The price growth was higher than the Urban Redevelopment Authority’s (URA) flash estimate of 3.4 per cent, and the 3.5 per cent gain in the second quarter.
Data released by URA on Friday showed that the increase in the overall private home price index for the 10th straight quarter was led by non-landed properties, whose prices rose by 4.4 per cent after a 3.6 per cent jump in the prior quarter.
Weaker sales of landed properties crimped this segment’s price growth to 1.6 per cent in the third quarter, compared with a 2.9 per cent gain in the second quarter. But overall, for the first nine months of 2022, private home prices jumped 8.2 per cent, up from a 5.3 per cent gain in the same period in 2021.
By market segment, prices in the suburbs saw the biggest gain of 7.5 per cent – the steepest quarterly increase since third-quarter 2009 at 16.1 per cent – and up from a 2.1 per cent rise in the second quarter.
Three out of the five top condo sellers in the third quarter were in the suburbs, which benefited from pent-up demand amid a lack of new supply in recent years. AMO Residence, Lentor Modern and Sky [email protected] had robust sales at benchmark prices averaging above $2,100 per sq ft (psf).
Prices in the prime district continued to recover, with a 2.3 per cent gain in the third quarter from the 1.9 per cent growth in the previous quarter. In the city fringe, price growth moderated to 2.8 per cent in the third quarter, from 6.4 per cent in the second quarter, due to a lack of fresh project launches.
Huttons Asia senior research director Lee Sze Teck attributed the price recovery in the prime district to stronger sales in the third quarter, as the price gap between this segment and the city fringe has narrowed.
“The estimated median psf of new homes in the city fringe stands at $2,431, 13.5 per cent lower than the median psf in the prime district,” he said.
Developers are likely to pace their launches and recalibrate their marketing strategies as demand slows due to higher interest rates, property curbs and an expected economic slowdown, Cushman & Wakefield’s head of research Wong Xian Yang said.
But this may not push developers to reduce future new launch prices because unsold inventory remains low at 15,777 units in the third quarter, versus a 10-year annual average of 26,953 units, while land acquisition and construction costs are high, he added.
He said developers have turned cautious despite low unsold stock.
“Since August, there haven’t been major collective sale deals concluded. Recent GLS (Government Land Sales) tenders closed in September also fetched fewer bids than expected.
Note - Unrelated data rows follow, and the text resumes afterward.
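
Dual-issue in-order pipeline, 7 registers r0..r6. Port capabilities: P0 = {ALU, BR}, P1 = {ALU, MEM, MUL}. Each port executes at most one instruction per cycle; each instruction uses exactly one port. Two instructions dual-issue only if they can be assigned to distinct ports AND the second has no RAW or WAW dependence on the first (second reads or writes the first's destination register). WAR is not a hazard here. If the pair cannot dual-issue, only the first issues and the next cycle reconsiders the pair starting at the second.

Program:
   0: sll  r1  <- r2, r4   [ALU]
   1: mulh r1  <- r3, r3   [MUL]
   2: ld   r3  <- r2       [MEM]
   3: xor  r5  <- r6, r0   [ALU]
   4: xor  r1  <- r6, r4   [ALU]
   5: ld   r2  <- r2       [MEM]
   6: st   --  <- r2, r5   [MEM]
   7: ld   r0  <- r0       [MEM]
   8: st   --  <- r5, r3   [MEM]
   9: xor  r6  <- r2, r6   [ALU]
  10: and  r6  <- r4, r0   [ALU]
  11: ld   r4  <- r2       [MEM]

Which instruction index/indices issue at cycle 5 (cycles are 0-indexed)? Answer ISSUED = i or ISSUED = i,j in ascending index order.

ISSUED = 7

[0] i0  sll  -- WAW r1
[1] i1  mulh  -- no-port MUL/MEM
[2] i2/i3  ld/xor  -- 2-wide
[3] i4/i5  xor/ld  -- 2-wide
[4] i6  st  -- no-port MEM/MEM
[5] i7  ld  -- no-port MEM/MEM
[6] i8/i9  st/xor  -- 2-wide
[7] i10/i11  and/ld  -- 2-wide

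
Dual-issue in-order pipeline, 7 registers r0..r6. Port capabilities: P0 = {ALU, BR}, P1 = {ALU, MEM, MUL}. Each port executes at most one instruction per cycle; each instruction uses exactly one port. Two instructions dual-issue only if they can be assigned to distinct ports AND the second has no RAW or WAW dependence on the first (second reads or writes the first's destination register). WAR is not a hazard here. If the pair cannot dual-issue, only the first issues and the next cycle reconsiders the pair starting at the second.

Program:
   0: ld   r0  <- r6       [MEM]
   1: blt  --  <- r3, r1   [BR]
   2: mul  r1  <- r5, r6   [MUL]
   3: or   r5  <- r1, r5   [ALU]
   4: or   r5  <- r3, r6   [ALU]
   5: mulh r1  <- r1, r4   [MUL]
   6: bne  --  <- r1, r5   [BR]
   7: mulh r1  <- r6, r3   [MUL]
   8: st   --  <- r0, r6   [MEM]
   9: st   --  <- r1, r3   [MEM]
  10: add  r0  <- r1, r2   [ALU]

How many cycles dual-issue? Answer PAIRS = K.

0. ld.MEM;blt.BR @i0+i1  | dual
1. mul.MUL @i2  | RAW r1
2. or.ALU @i3  | WAW r5
3. or.ALU;mulh.MUL @i4+i5  | dual
4. bne.BR;mulh.MUL @i6+i7  | dual
5. st.MEM @i8  | no-port MEM/MEM
6. st.MEM;add.ALU @i9+i10  | dual

PAIRS = 4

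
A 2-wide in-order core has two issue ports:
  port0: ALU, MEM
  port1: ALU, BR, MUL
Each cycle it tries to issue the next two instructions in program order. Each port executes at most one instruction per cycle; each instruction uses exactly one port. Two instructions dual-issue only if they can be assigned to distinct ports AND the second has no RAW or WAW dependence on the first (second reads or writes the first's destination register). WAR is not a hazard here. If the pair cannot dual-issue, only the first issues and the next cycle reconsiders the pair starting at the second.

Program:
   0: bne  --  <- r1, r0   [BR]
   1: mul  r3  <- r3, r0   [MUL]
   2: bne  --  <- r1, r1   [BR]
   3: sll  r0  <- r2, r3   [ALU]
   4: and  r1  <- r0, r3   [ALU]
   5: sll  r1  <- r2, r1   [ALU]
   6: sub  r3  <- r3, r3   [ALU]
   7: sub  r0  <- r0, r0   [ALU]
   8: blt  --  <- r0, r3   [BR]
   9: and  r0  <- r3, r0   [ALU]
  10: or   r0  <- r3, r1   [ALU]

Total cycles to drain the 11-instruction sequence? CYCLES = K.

CYCLES = 8

[0] i0  bne.BR  -- no-port BR/MUL
[1] i1  mul.MUL  -- no-port MUL/BR
[2] i2&i3  bne.BR;sll.ALU  -- dual
[3] i4  and.ALU  -- RAW+WAW r1
[4] i5&i6  sll.ALU;sub.ALU  -- dual
[5] i7  sub.ALU  -- RAW r0
[6] i8&i9  blt.BR;and.ALU  -- dual
[7] i10  or.ALU  -- tail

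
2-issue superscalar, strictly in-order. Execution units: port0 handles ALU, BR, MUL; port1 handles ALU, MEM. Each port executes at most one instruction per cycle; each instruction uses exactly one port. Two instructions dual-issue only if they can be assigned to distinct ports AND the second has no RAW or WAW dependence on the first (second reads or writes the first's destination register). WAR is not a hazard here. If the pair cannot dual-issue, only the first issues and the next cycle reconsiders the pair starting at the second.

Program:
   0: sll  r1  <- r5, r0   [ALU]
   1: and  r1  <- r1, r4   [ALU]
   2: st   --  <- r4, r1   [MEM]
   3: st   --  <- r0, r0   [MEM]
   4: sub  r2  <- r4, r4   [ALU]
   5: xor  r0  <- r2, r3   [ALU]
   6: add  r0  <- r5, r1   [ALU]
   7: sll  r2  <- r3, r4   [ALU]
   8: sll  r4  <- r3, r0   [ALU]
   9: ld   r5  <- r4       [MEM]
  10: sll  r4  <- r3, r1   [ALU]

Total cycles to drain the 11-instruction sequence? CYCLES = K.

CYCLES = 8

  cy0 -> i0 (sll.ALU) RAW+WAW r1
  cy1 -> i1 (and.ALU) RAW r1
  cy2 -> i2 (st.MEM) no-port MEM/MEM
  cy3 -> i3&i4 (st.MEM;sub.ALU) 2-wide
  cy4 -> i5 (xor.ALU) WAW r0
  cy5 -> i6&i7 (add.ALU;sll.ALU) 2-wide
  cy6 -> i8 (sll.ALU) RAW r4
  cy7 -> i9&i10 (ld.MEM;sll.ALU) 2-wide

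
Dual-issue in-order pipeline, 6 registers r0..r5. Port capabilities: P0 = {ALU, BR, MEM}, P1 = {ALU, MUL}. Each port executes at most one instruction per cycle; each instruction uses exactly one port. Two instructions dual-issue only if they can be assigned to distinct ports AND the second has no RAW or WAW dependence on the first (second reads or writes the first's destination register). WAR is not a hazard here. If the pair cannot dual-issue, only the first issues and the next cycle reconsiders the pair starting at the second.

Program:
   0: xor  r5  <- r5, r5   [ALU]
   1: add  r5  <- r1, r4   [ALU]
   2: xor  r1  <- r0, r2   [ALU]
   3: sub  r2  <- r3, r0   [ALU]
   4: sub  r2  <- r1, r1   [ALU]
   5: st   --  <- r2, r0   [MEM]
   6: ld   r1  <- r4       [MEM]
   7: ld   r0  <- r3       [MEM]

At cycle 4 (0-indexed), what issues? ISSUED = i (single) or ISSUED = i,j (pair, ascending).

ISSUED = 5

t=0 i0:xor.ALU ; WAW r5
t=1 i1&i2:add.ALU/xor.ALU ; pair
t=2 i3:sub.ALU ; WAW r2
t=3 i4:sub.ALU ; RAW r2
t=4 i5:st.MEM ; no-port MEM/MEM
t=5 i6:ld.MEM ; no-port MEM/MEM
t=6 i7:ld.MEM ; tail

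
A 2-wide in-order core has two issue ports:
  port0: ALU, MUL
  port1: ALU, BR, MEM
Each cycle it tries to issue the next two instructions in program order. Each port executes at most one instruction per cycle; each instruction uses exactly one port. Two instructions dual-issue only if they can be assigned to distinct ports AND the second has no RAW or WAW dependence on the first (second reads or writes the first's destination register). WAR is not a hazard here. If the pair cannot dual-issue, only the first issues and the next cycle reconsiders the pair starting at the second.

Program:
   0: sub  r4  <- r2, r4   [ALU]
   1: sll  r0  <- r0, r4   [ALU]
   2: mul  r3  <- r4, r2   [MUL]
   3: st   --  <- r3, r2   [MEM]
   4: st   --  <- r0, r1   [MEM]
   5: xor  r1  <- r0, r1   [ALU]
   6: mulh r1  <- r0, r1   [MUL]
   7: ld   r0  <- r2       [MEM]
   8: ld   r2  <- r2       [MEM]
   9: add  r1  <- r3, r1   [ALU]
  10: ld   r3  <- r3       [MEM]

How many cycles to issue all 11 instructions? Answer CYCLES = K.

0. sub @i0  | RAW r4
1. sll mul @i1/i2  | dual
2. st @i3  | no-port MEM/MEM
3. st xor @i4/i5  | dual
4. mulh ld @i6/i7  | dual
5. ld add @i8/i9  | dual
6. ld @i10  | tail

CYCLES = 7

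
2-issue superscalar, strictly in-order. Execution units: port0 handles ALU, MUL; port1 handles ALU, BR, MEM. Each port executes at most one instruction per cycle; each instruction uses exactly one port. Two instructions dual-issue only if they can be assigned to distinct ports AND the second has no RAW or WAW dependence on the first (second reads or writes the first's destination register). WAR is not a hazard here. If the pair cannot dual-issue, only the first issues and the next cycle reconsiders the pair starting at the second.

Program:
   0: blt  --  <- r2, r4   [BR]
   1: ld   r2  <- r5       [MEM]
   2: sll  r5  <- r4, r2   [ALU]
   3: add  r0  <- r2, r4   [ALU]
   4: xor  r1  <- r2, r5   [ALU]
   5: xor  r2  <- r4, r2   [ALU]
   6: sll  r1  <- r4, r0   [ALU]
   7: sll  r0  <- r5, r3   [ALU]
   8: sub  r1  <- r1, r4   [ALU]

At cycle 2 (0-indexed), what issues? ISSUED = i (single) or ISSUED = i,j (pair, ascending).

[0] i0  blt.BR  -- no-port BR/MEM
[1] i1  ld.MEM  -- RAW r2
[2] i2+i3  sll.ALU/add.ALU  -- 2-wide
[3] i4+i5  xor.ALU/xor.ALU  -- 2-wide
[4] i6+i7  sll.ALU/sll.ALU  -- 2-wide
[5] i8  sub.ALU  -- tail

ISSUED = 2,3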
These could signal a slowdown in developers’ land acquisition activities amid concern over rising interest rates, inflationary pressure, construction costs and macroeconomic headwinds. Recent cooling measures also tightened financing conditions,” Mr Wong said.
Ms Catherine He, director and head of research for Singapore at Colliers, said substantial new home supply in the coming months will further moderate price and rental growth.
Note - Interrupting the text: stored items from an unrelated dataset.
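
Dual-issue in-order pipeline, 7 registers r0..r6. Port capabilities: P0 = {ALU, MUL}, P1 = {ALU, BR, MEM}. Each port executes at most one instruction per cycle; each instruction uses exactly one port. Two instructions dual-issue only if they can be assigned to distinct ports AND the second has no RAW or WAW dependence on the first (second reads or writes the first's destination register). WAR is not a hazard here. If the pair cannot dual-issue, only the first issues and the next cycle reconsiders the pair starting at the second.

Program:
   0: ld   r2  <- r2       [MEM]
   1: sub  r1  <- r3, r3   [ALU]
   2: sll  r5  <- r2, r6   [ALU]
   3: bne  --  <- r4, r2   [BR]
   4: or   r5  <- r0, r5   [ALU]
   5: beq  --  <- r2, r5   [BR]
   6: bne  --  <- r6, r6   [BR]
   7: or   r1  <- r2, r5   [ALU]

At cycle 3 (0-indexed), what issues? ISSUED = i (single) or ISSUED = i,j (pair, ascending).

c0: i0&i1 ld.MEM+sub.ALU  pair
c1: i2&i3 sll.ALU+bne.BR  pair
c2: i4 or.ALU  RAW r5
c3: i5 beq.BR  no-port BR/BR
c4: i6&i7 bne.BR+or.ALU  pair

ISSUED = 5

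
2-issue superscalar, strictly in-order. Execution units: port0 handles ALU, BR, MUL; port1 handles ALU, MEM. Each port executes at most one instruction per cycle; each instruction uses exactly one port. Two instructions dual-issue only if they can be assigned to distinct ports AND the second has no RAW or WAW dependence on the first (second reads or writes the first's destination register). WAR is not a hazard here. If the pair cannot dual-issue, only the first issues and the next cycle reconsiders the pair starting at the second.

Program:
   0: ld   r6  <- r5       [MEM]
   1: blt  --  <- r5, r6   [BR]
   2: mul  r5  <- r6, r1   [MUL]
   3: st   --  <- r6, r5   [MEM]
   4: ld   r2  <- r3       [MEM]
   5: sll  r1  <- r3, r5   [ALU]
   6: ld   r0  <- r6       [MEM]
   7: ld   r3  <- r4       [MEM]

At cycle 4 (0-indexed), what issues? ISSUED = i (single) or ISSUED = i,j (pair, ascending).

t=0 i0:ld.MEM ; RAW r6
t=1 i1:blt.BR ; no-port BR/MUL
t=2 i2:mul.MUL ; RAW r5
t=3 i3:st.MEM ; no-port MEM/MEM
t=4 i4&i5:ld.MEM+sll.ALU ; 2-wide
t=5 i6:ld.MEM ; no-port MEM/MEM
t=6 i7:ld.MEM ; tail

ISSUED = 4,5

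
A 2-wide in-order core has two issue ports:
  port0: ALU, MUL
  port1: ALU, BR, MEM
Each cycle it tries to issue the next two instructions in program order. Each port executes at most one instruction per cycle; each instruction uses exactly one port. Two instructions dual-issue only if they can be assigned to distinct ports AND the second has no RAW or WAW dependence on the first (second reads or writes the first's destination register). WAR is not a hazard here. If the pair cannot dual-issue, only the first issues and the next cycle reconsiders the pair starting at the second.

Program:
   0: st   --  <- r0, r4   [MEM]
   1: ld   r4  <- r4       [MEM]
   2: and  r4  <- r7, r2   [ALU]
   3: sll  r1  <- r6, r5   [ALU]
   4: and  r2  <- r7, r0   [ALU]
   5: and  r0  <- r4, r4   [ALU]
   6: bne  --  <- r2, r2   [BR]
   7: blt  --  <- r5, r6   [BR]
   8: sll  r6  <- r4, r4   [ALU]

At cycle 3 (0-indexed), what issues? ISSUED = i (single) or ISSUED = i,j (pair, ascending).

0. st @i0  | no-port MEM/MEM
1. ld @i1  | WAW r4
2. and sll @i2/i3  | 2-wide
3. and and @i4/i5  | 2-wide
4. bne @i6  | no-port BR/BR
5. blt sll @i7/i8  | 2-wide

ISSUED = 4,5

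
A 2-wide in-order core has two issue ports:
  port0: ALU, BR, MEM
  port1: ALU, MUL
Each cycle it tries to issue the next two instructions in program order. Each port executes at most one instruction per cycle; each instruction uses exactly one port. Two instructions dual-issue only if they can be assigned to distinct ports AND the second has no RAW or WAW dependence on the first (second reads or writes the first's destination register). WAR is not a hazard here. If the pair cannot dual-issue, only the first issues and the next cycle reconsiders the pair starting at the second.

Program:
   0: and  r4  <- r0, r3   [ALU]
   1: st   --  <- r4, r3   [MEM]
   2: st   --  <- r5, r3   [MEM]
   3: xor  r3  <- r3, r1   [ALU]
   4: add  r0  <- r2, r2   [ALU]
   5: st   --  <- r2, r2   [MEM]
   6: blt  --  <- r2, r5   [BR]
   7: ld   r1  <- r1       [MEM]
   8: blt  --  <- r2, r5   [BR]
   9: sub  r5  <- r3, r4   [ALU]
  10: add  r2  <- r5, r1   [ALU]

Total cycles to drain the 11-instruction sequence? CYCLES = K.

  cy0 -> i0 (and) RAW r4
  cy1 -> i1 (st) no-port MEM/MEM
  cy2 -> i2/i3 (st+xor) pair
  cy3 -> i4/i5 (add+st) pair
  cy4 -> i6 (blt) no-port BR/MEM
  cy5 -> i7 (ld) no-port MEM/BR
  cy6 -> i8/i9 (blt+sub) pair
  cy7 -> i10 (add) tail

CYCLES = 8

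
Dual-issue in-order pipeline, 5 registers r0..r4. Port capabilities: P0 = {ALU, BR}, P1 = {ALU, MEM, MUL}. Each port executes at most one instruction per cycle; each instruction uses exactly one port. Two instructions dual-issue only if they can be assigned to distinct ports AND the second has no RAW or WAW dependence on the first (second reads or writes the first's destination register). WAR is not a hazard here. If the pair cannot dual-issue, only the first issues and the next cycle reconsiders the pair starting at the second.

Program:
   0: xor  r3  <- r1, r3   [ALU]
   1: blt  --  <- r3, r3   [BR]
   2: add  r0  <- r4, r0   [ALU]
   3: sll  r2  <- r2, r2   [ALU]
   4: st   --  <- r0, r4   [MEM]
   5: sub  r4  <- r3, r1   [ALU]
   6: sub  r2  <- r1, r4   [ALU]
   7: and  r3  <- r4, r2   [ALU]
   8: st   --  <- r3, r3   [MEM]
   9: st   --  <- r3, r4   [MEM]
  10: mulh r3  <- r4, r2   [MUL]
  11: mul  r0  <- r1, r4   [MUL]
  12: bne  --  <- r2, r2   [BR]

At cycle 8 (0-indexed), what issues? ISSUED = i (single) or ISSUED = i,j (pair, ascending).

ISSUED = 10

[0] i0  xor.ALU  -- RAW r3
[1] i1,i2  blt.BR/add.ALU  -- pair
[2] i3,i4  sll.ALU/st.MEM  -- pair
[3] i5  sub.ALU  -- RAW r4
[4] i6  sub.ALU  -- RAW r2
[5] i7  and.ALU  -- RAW r3
[6] i8  st.MEM  -- no-port MEM/MEM
[7] i9  st.MEM  -- no-port MEM/MUL
[8] i10  mulh.MUL  -- no-port MUL/MUL
[9] i11,i12  mul.MUL/bne.BR  -- pair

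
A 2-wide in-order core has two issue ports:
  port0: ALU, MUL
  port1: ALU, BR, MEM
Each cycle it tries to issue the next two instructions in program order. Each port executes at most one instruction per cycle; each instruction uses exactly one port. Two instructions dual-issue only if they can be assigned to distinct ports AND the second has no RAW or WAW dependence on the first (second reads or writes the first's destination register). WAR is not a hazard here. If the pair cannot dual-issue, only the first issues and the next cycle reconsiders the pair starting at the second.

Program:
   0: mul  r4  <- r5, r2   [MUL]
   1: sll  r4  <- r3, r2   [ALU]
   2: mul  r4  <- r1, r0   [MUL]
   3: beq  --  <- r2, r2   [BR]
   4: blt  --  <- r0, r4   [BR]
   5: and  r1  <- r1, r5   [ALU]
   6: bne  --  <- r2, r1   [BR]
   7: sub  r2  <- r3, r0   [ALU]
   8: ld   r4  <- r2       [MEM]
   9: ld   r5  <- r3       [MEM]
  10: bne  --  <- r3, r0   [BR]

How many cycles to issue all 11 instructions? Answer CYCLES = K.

  cy0 -> i0 (mul.MUL) WAW r4
  cy1 -> i1 (sll.ALU) WAW r4
  cy2 -> i2&i3 (mul.MUL+beq.BR) 2-wide
  cy3 -> i4&i5 (blt.BR+and.ALU) 2-wide
  cy4 -> i6&i7 (bne.BR+sub.ALU) 2-wide
  cy5 -> i8 (ld.MEM) no-port MEM/MEM
  cy6 -> i9 (ld.MEM) no-port MEM/BR
  cy7 -> i10 (bne.BR) tail

CYCLES = 8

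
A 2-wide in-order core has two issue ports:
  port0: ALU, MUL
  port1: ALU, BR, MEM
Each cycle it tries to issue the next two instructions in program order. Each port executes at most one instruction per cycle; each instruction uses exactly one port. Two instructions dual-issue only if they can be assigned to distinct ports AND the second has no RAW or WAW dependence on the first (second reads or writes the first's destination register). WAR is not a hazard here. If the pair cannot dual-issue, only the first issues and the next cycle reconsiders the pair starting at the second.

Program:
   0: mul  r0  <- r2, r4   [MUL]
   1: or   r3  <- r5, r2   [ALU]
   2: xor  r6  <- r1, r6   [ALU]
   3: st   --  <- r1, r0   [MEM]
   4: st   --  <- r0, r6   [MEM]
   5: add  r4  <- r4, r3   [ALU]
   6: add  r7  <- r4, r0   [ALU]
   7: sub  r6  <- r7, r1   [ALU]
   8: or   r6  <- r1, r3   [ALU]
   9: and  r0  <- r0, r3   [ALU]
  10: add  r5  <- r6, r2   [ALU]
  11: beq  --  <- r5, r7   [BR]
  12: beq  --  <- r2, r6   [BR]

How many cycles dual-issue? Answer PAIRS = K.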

During the third quarter, developers launched 1,455 uncompleted private homes (excluding executive condominiums, or ECs) for sale, down from 1,956 units in the previous quarter. They moved 2,187 private homes, down from 2,397 sold in the second quarter. In the third quarter, no EC units were launched and 28 were sold.
Rising interest rates and macroeconomic uncertainty also took their toll on resale volumes, which slipped to 3,719 units from 4,236 units in the previous quarter, said Ms Christine Sun, senior vice-president of research and analytics at OrangeTee & Tie.
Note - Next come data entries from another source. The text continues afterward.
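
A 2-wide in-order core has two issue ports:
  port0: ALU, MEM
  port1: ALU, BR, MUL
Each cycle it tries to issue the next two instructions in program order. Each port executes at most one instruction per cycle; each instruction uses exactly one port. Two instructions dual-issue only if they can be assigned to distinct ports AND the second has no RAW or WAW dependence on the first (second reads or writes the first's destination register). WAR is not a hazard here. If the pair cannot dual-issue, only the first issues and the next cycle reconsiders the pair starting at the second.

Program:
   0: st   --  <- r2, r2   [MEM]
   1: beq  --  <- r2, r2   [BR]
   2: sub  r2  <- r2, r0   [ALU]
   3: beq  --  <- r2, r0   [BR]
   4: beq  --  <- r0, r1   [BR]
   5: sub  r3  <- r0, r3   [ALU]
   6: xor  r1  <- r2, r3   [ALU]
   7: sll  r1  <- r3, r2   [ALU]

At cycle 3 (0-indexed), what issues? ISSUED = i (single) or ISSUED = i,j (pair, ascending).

ISSUED = 4,5

[0] i0+i1  st/beq  -- pair
[1] i2  sub  -- RAW r2
[2] i3  beq  -- no-port BR/BR
[3] i4+i5  beq/sub  -- pair
[4] i6  xor  -- WAW r1
[5] i7  sll  -- tail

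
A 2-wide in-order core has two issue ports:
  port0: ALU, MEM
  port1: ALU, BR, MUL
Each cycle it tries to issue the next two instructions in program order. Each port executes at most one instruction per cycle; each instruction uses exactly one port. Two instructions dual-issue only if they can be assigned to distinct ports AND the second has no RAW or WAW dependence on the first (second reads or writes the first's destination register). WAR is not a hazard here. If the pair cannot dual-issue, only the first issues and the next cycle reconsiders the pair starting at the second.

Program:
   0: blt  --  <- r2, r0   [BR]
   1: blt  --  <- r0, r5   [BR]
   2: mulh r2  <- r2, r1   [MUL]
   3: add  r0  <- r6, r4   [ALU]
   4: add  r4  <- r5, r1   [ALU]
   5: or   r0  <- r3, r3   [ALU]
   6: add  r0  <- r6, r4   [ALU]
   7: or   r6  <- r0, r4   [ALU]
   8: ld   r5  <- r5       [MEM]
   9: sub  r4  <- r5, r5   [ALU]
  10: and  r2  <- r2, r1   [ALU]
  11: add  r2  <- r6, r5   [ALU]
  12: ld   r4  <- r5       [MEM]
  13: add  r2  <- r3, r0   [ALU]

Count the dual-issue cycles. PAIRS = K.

[0] i0  blt  -- no-port BR/BR
[1] i1  blt  -- no-port BR/MUL
[2] i2&i3  mulh;add  -- dual
[3] i4&i5  add;or  -- dual
[4] i6  add  -- RAW r0
[5] i7&i8  or;ld  -- dual
[6] i9&i10  sub;and  -- dual
[7] i11&i12  add;ld  -- dual
[8] i13  add  -- tail

PAIRS = 5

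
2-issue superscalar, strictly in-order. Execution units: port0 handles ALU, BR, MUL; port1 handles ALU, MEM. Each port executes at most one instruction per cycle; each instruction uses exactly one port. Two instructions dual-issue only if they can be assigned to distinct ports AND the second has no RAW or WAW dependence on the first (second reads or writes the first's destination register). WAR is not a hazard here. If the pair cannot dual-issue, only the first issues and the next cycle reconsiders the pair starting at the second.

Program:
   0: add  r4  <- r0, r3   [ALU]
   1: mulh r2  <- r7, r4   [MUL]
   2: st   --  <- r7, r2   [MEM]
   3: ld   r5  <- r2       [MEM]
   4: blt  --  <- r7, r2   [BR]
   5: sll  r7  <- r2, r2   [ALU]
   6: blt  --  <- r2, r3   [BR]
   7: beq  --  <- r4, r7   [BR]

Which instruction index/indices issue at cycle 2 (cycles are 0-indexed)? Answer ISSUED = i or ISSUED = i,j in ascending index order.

ISSUED = 2

  cy0 -> i0 (add) RAW r4
  cy1 -> i1 (mulh) RAW r2
  cy2 -> i2 (st) no-port MEM/MEM
  cy3 -> i3+i4 (ld/blt) dual
  cy4 -> i5+i6 (sll/blt) dual
  cy5 -> i7 (beq) tail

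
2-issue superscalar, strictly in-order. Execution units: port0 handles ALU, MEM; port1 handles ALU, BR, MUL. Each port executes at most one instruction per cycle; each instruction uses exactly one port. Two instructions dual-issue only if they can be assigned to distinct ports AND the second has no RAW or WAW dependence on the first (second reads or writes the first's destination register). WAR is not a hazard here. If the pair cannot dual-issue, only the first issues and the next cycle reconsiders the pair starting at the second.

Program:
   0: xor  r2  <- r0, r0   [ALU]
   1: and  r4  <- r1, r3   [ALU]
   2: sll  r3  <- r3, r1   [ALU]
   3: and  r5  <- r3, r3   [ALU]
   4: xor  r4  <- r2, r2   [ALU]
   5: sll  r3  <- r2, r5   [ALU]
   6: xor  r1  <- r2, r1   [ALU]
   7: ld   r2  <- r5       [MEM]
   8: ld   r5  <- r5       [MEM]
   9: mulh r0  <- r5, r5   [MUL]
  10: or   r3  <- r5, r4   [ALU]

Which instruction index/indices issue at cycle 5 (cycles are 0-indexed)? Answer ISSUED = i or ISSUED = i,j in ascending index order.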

URA data showed that private home rents climbed by 8.6 per cent in the third quarter from 6.7 per cent in the second quarter.
Over the past nine months, rents soared by 20.8 per cent due to delays in construction completions and an influx of residents and workers as border restrictions eased, said Mr Lam Chern Woon, head of research and consulting at Edmund Tie.
Ms Sun noted that tenants were signing longer leases of up to three years to secure units and lock in better rates, which will shrink rental volume. Also intensifying demand, private home owners buying unsubsidised Housing Board resale flats – who are affected by the 15-month wait-out period – may also rent, she added.
Rents were higher for both landed and non-landed properties. Rents for landed properties surged by 10.9 per cent, compared with a 3.2 per cent rise previously. Those for non-landed properties surged by 8.3 per cent, compared with a 7.1 per cent gain in the previous quarter.
The city fringe saw the biggest increase in rents at 9.6 per cent. This is compared with an 8.8 per cent rise for the suburbs and a 7 per cent increase for the prime district in the third quarter.